Sebbene la Tunisia rappresentasse le migliori speranze di democratizzazione in Medio Oriente, da 9 mesi è testimone di un lento colpo di Stato, in cui il presidente ha chiuso il parlamento con carri armati, sospeso la Costituzione e ha sciolto il Consiglio Superiore della Magistratura. La domanda, secondo il Washington Post, resta sempre la stessa: Kais Saied è un aspirante dittatore? Cosa dovrebbe fare Washington?
Questo è ciò che Shadi Hamid, membro del Center for Middle East Policy presso la Brookings Institution, e un professore associato e non residente dello stesso istituto, Sharan Grewal, hanno cercato di rispondere in un rapporto congiunto sul Washington Post.
I due ricercatori hanno sottolineato che il presidente tunisino Kais Saied si è rivoltato contro le istituzioni democratiche, ma la cosa peggiore che ha fatto è stata – forse – il sequestro della Commissione elettorale indipendente, in quanto ciò gli avrebbe permesso di consolidare il suo governo.
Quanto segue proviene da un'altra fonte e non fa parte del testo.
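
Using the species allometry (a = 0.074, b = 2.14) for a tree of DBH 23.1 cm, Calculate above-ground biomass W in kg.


Formula: W = a * DBH^b  (allometric power law)
DBH^b = 23.1^2.14 = 828.1893
W = 0.074 * 828.1893 = 61.3 kg

61.3


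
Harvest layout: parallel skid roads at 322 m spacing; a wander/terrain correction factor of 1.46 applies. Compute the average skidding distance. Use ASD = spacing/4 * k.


Formula: ASD = (spacing / 4) * correction
Uncorrected distance = spacing / 4 = 322 / 4 = 80.5 m
ASD = 80.5 * 1.46 = 118 m

118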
Sebbene il mondo guardi con apprensione gli sviluppi in Ucraini, l’attuale crisi in Tunisia offre l’opportunità di inviare un segnale forte per difendere i valori democratici, come affermano i ricercatori. Inoltre, i ricercatori hanno spiegato che i funzionari statunitensi sono stati riluttanti a fare molta pressione su Saied e hanno ritenuto che il suo colpo di stato del luglio 2021 fosse ampiamente popolare, poiché è arrivato in un momento in cui molti tunisini erano stanchi della rivalità interna tra i partiti politici e un parlamento che non è stato in grado di ottenere poco di fronte al collasso dell’economia del Paese, ed è questo che ha spinto Saied a impegnarsi a scavalcare le élite politiche e in qualche modo interagire con il popolo tunisino e correggere lo squilibrio, ma non lo ha fatto, secondo gli autori.
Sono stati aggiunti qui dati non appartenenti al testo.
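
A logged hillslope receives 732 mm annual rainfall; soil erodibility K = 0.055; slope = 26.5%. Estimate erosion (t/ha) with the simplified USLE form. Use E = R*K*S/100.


Formula: E = R * K * S / 100  (simplified USLE)
R * K = 732 * 0.055 = 40.26
E = 40.26 * 26.5 / 100 = 10.67 t/ha

10.67


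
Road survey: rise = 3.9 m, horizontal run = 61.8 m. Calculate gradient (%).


Formula: Gradient = rise / run * 100
Gradient = 3.9 / 61.8 * 100 = 6.3%

6.3


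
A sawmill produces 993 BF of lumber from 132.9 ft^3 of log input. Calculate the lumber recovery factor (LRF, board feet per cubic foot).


Formula: LRF = Lumber Output (BF) / Log Input (ft^3)
LRF = 993 BF / 132.9 ft^3
LRF = 7.47 BF/ft^3

7.47


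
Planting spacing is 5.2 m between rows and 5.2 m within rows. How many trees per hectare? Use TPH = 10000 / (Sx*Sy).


Formula: TPH = 10000 m^2/ha / (spacing_x * spacing_y)
Area per tree = 5.2 m * 5.2 m = 27.04 m^2
TPH = 10000 / 27.04 = 370 trees/ha

370


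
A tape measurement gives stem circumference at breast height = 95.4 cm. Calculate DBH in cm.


Formula: DBH = C / pi
DBH = 95.4 / pi
pi = 3.14159...
DBH = 30.4 cm

30.4


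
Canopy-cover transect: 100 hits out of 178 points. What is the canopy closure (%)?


Formula: Canopy closure = covered points / total points * 100
Closure = 100 / 178 * 100
Closure = 0.5618 * 100 = 56.2%

56.2


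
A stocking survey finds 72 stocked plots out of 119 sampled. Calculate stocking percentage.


Formula: Stocking % = stocked plots / total plots * 100
Stocking = 72 / 119 * 100
Stocking = 0.605 * 100 = 60.5%

60.5


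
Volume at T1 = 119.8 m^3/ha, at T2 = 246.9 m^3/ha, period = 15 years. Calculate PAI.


Formula: PAI = (V_T2 - V_T1) / (T2 - T1)
Volume increment = 246.9 - 119.8 = 127.1 m^3/ha
PAI = 127.1 / 15 = 8.47 m^3/ha/year

8.47


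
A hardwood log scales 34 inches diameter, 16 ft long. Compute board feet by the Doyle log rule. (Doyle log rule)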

Ciò ha spinto i ricercatori a sollecitare l’amministrazione statunitense a muoversi per cercare un modo per affrontare la questione tunisina prima che Saied riuscisse a consolidare il suo potere e mettere fine all’intera democrazia tunisina. Gli autori elogiano, a questo proposito, la proposta del Dipartimento di Stato americano di dimezzare gli aiuti militari ed economici alla Tunisia, a meno che Saied non persegua una riforma “trasparente e globale” che includa partiti politici, sindacati e società civile. Hanno aggiunto che Saied aveva negoziato, nell’ultimo anno, con il Fondo monetario internazionale su un piano multimiliardario che avrebbe salvato la Tunisia da una difficile situazione finanziaria. L’approvazione di un prestito del genere richiederà alla Tunisia di attuare un “piano di riforma per affrontare i problemi relativi ai sussidi e all’alto salario del settore pubblico, nonché alle società governative in perdita”.
È ora però giunto il momento che Saied avvii un dialogo nazionale con tutti i principali partiti politici e che trovi consenso su una tabella di marcia per tornare alla democrazia, con un’enfasi sull’attuazione della suddetta tabella di marcia.
A meno che Washington non svolga un ruolo fondamentale per cercare una soluzione e non si renda conto che la democrazia faccia bene a loro ed anche ai tunisini, la Tunisia ritornerà sicuramente ai giorni della vecchia dittatura.